Osmo Vänskä, the Minnesota Orchestra’s artistic director, charmed audiences with last winter’s program of music by ABBA, the Scandinavian disco fiends. But the super-conductor nearly upstaged the 1970s tunes with a suit that can only be described as definitely not off-the-rack—cream-colored with appliqués of giant flowers and a violin that appeared to be emerging from his backside. Who knew Doc Severinsen was doubling as a fashion consultant?

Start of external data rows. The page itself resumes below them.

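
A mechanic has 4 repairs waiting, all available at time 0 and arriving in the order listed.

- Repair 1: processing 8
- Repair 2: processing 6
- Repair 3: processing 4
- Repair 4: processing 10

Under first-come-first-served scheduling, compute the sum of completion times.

68

FIFO (arrival order): Repair 1 Repair 2 Repair 3 Repair 4.
Repair 1: 0→8
Repair 2: 8→14
Repair 3: 14→18
Repair 4: 18→28
Sum = 8+14+18+28 = 68.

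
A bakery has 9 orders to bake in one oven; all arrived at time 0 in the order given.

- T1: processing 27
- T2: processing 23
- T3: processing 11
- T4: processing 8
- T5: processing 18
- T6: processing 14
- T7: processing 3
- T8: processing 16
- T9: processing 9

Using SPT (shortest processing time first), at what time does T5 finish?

79

SPT (increasing processing time): T7 T4 T9 T3 T6 T8 T5 T2 T1.
T7: 0→3
T4: 3→11
T9: 11→20
T3: 20→31
T6: 31→45
T8: 45→61
T5: 61→79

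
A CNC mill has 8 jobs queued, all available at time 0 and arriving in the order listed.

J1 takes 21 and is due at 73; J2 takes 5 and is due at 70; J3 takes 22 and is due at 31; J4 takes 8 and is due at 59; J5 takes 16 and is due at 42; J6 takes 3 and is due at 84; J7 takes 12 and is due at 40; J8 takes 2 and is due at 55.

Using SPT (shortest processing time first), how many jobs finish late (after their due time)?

2

SPT (increasing processing time): J8 J6 J2 J4 J7 J5 J1 J3.
J8: 0→2, due 55, tardiness 0
J6: 2→5, due 84, tardiness 0
J2: 5→10, due 70, tardiness 0
J4: 10→18, due 59, tardiness 0
J7: 18→30, due 40, tardiness 0
J5: 30→46, due 42, tardiness 4
J1: 46→67, due 73, tardiness 0
J3: 67→89, due 31, tardiness 58
Late jobs: 2.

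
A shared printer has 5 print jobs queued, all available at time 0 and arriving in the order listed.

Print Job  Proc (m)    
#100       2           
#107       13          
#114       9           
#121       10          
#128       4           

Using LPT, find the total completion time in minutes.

142

LPT (decreasing processing time): #107 #121 #114 #128 #100.
#107: 0→13
#121: 13→23
#114: 23→32
#128: 32→36
#100: 36→38
Sum = 13+23+32+36+38 = 142.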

Tim Gihring (a Wisconsin native) is senior writer for Minnesota Monthly.


On Wisconsin

Natural selection at its finest

What does it say about current sex-education programs that three 20-year-old men from southwestern Wisconsin stopped at Wal-Mart to pick up some condoms—on their way to a cemetery to have sex with a corpse? The corpse in question was that of a recent victim of a motorcycle accident, a young woman unknown to the grave robbers. Her obituary photo evidently inspired the young men to dig up her body, according to the criminal complaint. Rather than mail us your sick jokes about the incident, just send money for a memorial wall—to run the length of the Wisconsin-Minnesota border.

Running on empty

Ten gallons of free gas sounded pretty good to Milwaukeeans who ventured out to the giveaway at a local filling station. But how good a deal could it have been when the line of waiting cars stretched for two miles, provoking fistfights and fender-benders (ironic, considering the event was sponsored by Allstate Insurance company, in acknowledgment of Milwaukee residents’ good driving records)? Maybe they thought it was free beer.

Sympathy for the devil

There are many memorials to Holocaust victims, not so many to Adolf Hitler—possibly because he was the most evil man of the 20th century. But try telling that to Ted Junker, who established a shrine to Hitler this summer on his Wisconsin farm. Junker is a German emigrant who says he volunteered to serve during World War II in the Waffen SS, the Nazis’ dreaded paramilitary unit. He claims Hitler is misunderstood, that he wasn’t to blame for starting the war. How about we agree to disagree, and by disagree we mean launch the memorial into space?